Currently, we estimate that your browser has a fingerprint that conveys 19.77 bits of identifying information.
The measurements we used to obtain this result are listed below. You can read more about our methodology, statistical results, and some defenses against fingerprinting in this article.
I wonder how that stacks up against the latest greatest computer security. Is it bad because it's unique and I have a bullseye on my back, or is it good because it's too old to be susceptible to modern spying devices?
Either way, it's not going to dissuade me from using this system. As I prefer it for many other reasons besides security.
Anyway, thanks for link.
Maybe some other folks will post their data too :-)
Edited by LostInSpace2012, 22 August 2014 - 12:30 PM.
Posted 22 August 2014 - 12:51 PM
Your browser fingerprint appears to be unique among the 4,461,184 tested so far.
Currently, we estimate that your browser has a fingerprint that conveys at least 22.09 bits of identifying information.
Bold red is mine. The above quotation refers to my XP SP3, using FF esr 24.7... The plugins I use are the source of most of the uniqueness.
One's best bet at anonymity seems to be to use a totally plain vanilla (preferably heavily sandboxed) IE or FF installation. Go figure!
Even then, stylometry can identify one, and make no mistake, 5000 words is needed for singling one very adept at hiding one's style, not average users.
Posted 22 August 2014 - 08:32 PM
Here's a Tech Republic article about the Panopticlick test:
^ A brief explanation, without needing to download the PDF from panopticlick website.

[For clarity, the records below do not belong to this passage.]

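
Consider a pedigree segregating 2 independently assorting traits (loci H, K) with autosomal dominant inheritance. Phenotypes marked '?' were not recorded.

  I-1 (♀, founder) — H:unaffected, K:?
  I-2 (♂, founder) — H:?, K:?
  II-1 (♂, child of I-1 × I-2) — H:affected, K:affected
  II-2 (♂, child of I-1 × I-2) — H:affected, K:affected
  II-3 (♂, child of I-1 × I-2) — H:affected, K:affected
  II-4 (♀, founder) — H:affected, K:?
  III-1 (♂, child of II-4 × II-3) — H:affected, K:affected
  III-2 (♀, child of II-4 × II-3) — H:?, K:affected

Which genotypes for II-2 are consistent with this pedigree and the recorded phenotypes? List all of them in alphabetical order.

II-2 ∈ {Hh KK, Hh Kk}

H/I-1 un ·: hh
H/I-2 ? ·: Hh|HH
H/II-1 aff I-1×I-2: Hh
H/II-2 aff I-1×I-2: Hh
H/II-3 aff I-1×I-2: Hh
H/II-4 aff ·: Hh|HH
H/III-1 aff II-4×II-3: Hh|HH
H/III-2 ? II-4×II-3: hh|Hh|HH
⇒ H over [I-1,I-2,II-1,II-2,II-3,II-4,III-1,III-2]: 20 consistent
K/I-1 ? ·: kk|Kk|KK
K/I-2 ? ·: kk|Kk|KK
K/II-1 aff I-1×I-2: Kk|KK
K/II-2 aff I-1×I-2: Kk|KK
K/II-3 aff I-1×I-2: Kk|KK
K/II-4 ? ·: kk|Kk|KK
K/III-1 aff II-4×II-3: Kk|KK
K/III-2 aff II-4×II-3: Kk|KK
⇒ K over [I-1,I-2,II-1,II-2,II-3,II-4,III-1,III-2]: 222 consistent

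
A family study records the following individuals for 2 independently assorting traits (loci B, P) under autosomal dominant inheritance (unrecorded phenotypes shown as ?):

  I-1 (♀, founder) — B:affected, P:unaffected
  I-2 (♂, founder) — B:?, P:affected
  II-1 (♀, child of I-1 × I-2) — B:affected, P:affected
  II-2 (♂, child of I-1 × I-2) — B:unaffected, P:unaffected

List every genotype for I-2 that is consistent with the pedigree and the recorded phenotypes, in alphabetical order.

I-2 ∈ {Bb Pp, bb Pp}

B/I-1 aff ·: Bb
B/I-2 ? ·: bb|Bb
B/II-1 aff I-1×I-2: Bb|BB
B/II-2 un I-1×I-2: bb
⇒ B over [I-1,I-2,II-1,II-2]: 3 consistent
P/I-1 un ·: pp
P/I-2 aff ·: Pp
P/II-1 aff I-1×I-2: Pp
P/II-2 un I-1×I-2: pp
⇒ P over [I-1,I-2,II-1,II-2]: 1 consistent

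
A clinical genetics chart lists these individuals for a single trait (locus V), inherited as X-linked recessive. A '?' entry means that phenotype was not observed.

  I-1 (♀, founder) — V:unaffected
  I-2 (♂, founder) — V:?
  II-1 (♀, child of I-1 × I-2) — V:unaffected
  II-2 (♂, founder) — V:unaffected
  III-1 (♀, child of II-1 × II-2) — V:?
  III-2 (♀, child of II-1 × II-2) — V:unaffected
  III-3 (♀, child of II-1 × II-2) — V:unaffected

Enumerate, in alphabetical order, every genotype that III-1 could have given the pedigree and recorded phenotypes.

III-1 ∈ {X^VX^V, X^VX^v}

V/I-1 un ·: X^VX^V|X^VX^v
V/I-2 ? ·: X^VY|X^vY
V/II-1 un I-1×I-2: X^VX^V|X^VX^v
V/II-2 un ·: X^VY
V/III-1 ? II-1×II-2: X^VX^V|X^VX^v
V/III-2 un II-1×II-2: X^VX^V|X^VX^v
V/III-3 un II-1×II-2: X^VX^V|X^VX^v
⇒ V over [I-1,I-2,II-1,II-2,III-1,III-2,III-3]: 26 consistent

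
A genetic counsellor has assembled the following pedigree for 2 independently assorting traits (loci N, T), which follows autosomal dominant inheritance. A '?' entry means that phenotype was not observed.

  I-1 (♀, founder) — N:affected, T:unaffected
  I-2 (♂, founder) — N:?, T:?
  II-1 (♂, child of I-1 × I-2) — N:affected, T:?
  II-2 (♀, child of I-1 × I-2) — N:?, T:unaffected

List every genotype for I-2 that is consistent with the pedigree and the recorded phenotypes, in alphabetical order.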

Edited by LostInSpace2012, 22 August 2014 - 08:34 PM.
Posted 23 August 2014 - 05:26 AM
LostInSpace ... Thanks for posting this information. I also use K-Meleon ... have KM v22.214.171.124.6 by JamesD but just in the last few days found a newer version by adodupan ... K-Meleon 1.8. build 24. Many web pages look and read better ... I just added a new User Agent to it a few minutes ago. I have this UA also added to KM v1.6.
It is ...
Mozilla/5.0 (compatible; Googlebot/2.1; +http://www.google.com/bot.html)

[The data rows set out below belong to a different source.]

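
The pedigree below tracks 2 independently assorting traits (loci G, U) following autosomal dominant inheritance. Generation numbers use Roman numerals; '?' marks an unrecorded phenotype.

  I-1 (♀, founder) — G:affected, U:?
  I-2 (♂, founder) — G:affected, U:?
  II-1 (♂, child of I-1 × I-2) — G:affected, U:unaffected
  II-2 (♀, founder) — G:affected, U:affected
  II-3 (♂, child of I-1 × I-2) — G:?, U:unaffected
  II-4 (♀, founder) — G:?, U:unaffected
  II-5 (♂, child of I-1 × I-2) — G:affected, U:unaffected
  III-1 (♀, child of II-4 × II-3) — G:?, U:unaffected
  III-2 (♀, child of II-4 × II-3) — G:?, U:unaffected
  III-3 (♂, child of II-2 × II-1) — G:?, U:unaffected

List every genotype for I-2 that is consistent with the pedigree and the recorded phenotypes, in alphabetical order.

G/I-1 aff ·: Gg|GG
G/I-2 aff ·: Gg|GG
G/II-1 aff I-1×I-2: Gg|GG
G/II-2 aff ·: Gg|GG
G/II-3 ? I-1×I-2: gg|Gg|GG
G/II-4 ? ·: gg|Gg|GG
G/II-5 aff I-1×I-2: Gg|GG
G/III-1 ? II-4×II-3: gg|Gg|GG
G/III-2 ? II-4×II-3: gg|Gg|GG
G/III-3 ? II-2×II-1: gg|Gg|GG
⇒ G over [I-1,I-2,II-1,II-2,II-3,II-4,II-5,III-1,III-2,III-3]: 1218 consistent
U/I-1 ? ·: uu|Uu
U/I-2 ? ·: uu|Uu
U/II-1 un I-1×I-2: uu
U/II-2 aff ·: Uu
U/II-3 un I-1×I-2: uu
U/II-4 un ·: uu
U/II-5 un I-1×I-2: uu
U/III-1 un II-4×II-3: uu
U/III-2 un II-4×II-3: uu
U/III-3 un II-2×II-1: uu
⇒ U over [I-1,I-2,II-1,II-2,II-3,II-4,II-5,III-1,III-2,III-3]: 4 consistent

I-2 ∈ {GG Uu, GG uu, Gg Uu, Gg uu}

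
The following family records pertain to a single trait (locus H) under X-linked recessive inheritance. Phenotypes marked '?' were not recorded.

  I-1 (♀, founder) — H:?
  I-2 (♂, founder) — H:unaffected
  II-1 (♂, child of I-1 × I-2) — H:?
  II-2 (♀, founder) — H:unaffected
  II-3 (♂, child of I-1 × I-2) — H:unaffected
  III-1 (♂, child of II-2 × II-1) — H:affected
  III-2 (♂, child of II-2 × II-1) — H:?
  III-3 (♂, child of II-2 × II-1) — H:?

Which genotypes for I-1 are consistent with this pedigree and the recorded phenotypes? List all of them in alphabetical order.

H/I-1 ? ·: X^HX^H|X^HX^h
H/I-2 un ·: X^HY
H/II-1 ? I-1×I-2: X^HY|X^hY
H/II-2 un ·: X^HX^h
H/II-3 un I-1×I-2: X^HY
H/III-1 aff II-2×II-1: X^hY
H/III-2 ? II-2×II-1: X^HY|X^hY
H/III-3 ? II-2×II-1: X^HY|X^hY
⇒ H over [I-1,I-2,II-1,II-2,II-3,III-1,III-2,III-3]: 12 consistent

I-1 ∈ {X^HX^H, X^HX^h}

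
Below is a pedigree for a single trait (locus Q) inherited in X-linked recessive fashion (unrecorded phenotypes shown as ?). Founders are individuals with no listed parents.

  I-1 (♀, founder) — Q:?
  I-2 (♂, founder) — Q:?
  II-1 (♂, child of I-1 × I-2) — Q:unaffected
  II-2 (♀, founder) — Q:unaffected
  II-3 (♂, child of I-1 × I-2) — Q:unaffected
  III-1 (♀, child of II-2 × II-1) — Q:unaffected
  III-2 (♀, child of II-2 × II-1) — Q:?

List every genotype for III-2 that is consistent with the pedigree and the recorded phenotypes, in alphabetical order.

Q/I-1 ? ·: X^QX^Q|X^QX^q
Q/I-2 ? ·: X^QY|X^qY
Q/II-1 un I-1×I-2: X^QY
Q/II-2 un ·: X^QX^Q|X^QX^q
Q/II-3 un I-1×I-2: X^QY
Q/III-1 un II-2×II-1: X^QX^Q|X^QX^q
Q/III-2 ? II-2×II-1: X^QX^Q|X^QX^q
⇒ Q over [I-1,I-2,II-1,II-2,II-3,III-1,III-2]: 20 consistent

III-2 ∈ {X^QX^Q, X^QX^q}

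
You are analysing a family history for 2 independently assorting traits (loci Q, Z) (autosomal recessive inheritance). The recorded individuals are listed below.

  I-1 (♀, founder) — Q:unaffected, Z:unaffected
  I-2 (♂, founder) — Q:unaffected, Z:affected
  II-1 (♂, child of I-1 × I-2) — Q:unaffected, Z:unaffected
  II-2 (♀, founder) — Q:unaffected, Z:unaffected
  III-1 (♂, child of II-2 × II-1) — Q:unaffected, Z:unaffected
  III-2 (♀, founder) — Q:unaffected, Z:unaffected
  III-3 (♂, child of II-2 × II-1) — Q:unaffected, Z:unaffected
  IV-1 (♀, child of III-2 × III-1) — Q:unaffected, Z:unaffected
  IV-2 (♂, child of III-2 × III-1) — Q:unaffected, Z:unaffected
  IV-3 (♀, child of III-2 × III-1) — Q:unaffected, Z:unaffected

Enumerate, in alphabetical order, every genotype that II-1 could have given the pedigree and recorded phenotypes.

II-1 ∈ {QQ Zz, Qq Zz}

Q/I-1 un ·: QQ|Qq
Q/I-2 un ·: QQ|Qq
Q/II-1 un I-1×I-2: QQ|Qq
Q/II-2 un ·: QQ|Qq
Q/III-1 un II-2×II-1: QQ|Qq
Q/III-2 un ·: QQ|Qq
Q/III-3 un II-2×II-1: QQ|Qq
Q/IV-1 un III-2×III-1: QQ|Qq
Q/IV-2 un III-2×III-1: QQ|Qq
Q/IV-3 un III-2×III-1: QQ|Qq
⇒ Q over [I-1,I-2,II-1,II-2,III-1,III-2,III-3,IV-1,IV-2,IV-3]: 536 consistent
Z/I-1 un ·: ZZ|Zz
Z/I-2 aff ·: zz
Z/II-1 un I-1×I-2: Zz
Z/II-2 un ·: ZZ|Zz
Z/III-1 un II-2×II-1: ZZ|Zz
Z/III-2 un ·: ZZ|Zz
Z/III-3 un II-2×II-1: ZZ|Zz
Z/IV-1 un III-2×III-1: ZZ|Zz
Z/IV-2 un III-2×III-1: ZZ|Zz
Z/IV-3 un III-2×III-1: ZZ|Zz
⇒ Z over [I-1,I-2,II-1,II-2,III-1,III-2,III-3,IV-1,IV-2,IV-3]: 200 consistent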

It not 100 % but it does cut down on some information being shown ... I'm still looking for something better for just surfing. I have a Firefox 25 UA ID string since it works with my banking and other secure sites.
I also have Proxomitron running most of the time which also changes some ID information ... sometimes I have to put it on "Bypass", but not often ... using the Sidki filter set. It makes the Google Search Page very usable and pleasant to look at ... no ads and a Dark Blue color ... the only way to go into Google Search ... there is also a choice of Dark Gray and Light Blue for the Google page color ... Dark Blue is the default color.
Also to add ... I have many UA / Browser information websites saved in a folder but I had not heard of those posted by dencorso or DosProbie ... both very good for details.
Edited by monroe, 23 August 2014 - 05:58 AM.